SBIR Phase I: On chip Raman spectroscopy solutions for Biomedical applications

Award Information
Agency:
National Science Foundation
Branch
n/a
Amount:
$150,000.00
Award Year:
2012
Program:
SBIR
Phase:
Phase I
Contract:
1216652
Award Id:
n/a
Agency Tracking Number:
1216652
Solicitation Year:
2012
Solicitation Topic Code:
EI
Solicitation Number:
n/a
Small Business Information
311 Ferst Dr. NW, Suite L1306, Georgia Tech, ES&T building,, Atlanta, GA, 30332-0001
Hubzone Owned:
N
Minority Owned:
N
Woman Owned:
N
Duns:
966766482
Principal Investigator:
Murtaza Askari
(404) 966-4669
murtazaaskari@gmail.com
Business Contact:
Murtaza Askari
(404) 966-4669
murtazaaskari@gmail.com
Research Institution:
Stub




Abstract
This Small Business Innovation Research (SBIR) Phase I project proposes to implement a low-cost compact, wide-band, and high-resolution on-chip spectrometer and other components for Raman spectroscopy applications. The proposed architecture consists of silicon-nitride (SiN) spectrometer bonded with a silicon detector array to detect the output power of different spectral channels. A bandwidth of 25 nm with a resolution of 0.6 nm will be demonstrated for the proposed spectrometer. A notch-filter for pump rejection (>25 dB) will also be demonstrated. Appropriate software for data acquisition from the detector array and for compensating any fabrication-induced non-uniformity in the spectral channels will also be developed as part of this work. The spectroscopy chip and the software will then be used to measure spectrum of a wideband source and the results compared with that of a commercial spectrometer. The broader impact/commercial potential of this project includes low-cost Raman spectroscopy solution for biomedical applications.
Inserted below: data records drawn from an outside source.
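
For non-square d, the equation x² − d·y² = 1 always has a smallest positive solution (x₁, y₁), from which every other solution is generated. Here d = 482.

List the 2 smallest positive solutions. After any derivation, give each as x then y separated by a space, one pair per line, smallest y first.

√482 = [21; 1,20,1,42, …], period ℓ=4 (even) → k=3
a_0=21:  p_0=21·1+0=21,  q_0=21·0+1=1
…
a_2=20:  p_2=20·22+21=461,  q_2=20·1+1=21
a_3=1:  p_3=1·461+22=483,  q_3=1·21+1=22
→ (483, 22).  Check: 483²=233289, 482·22²=233288, difference 1.
(483+22√482)^2 = 466577 + 21252√482

483 22
466577 21252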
Raman spectroscopy has shown great promise for many biomedical applications such as blood analysis, and cancer detection. However, the existing Raman spectroscopy solutions are expensive, bulky and well beyond the comprehension of a common medical professional. The proposed solution will be low-cost, accurate and easy to use to allow health care professionals to use this technology to detect cancers and do blood analysis with the same accuracy, faster time, less patient anxiety, and less sample volume than the currently existing tests, which are currently performed in centralized laboratories, require specially trained staff, and are expensive. The silicon-nitride platform (being transparent in visible and NIR wavelength range) will allow easy extension of the on-chip spectroscopy solution for other commercial applications of interest such as fluorescence, and absorption spectroscopy.

* information listed above is at the time of submission.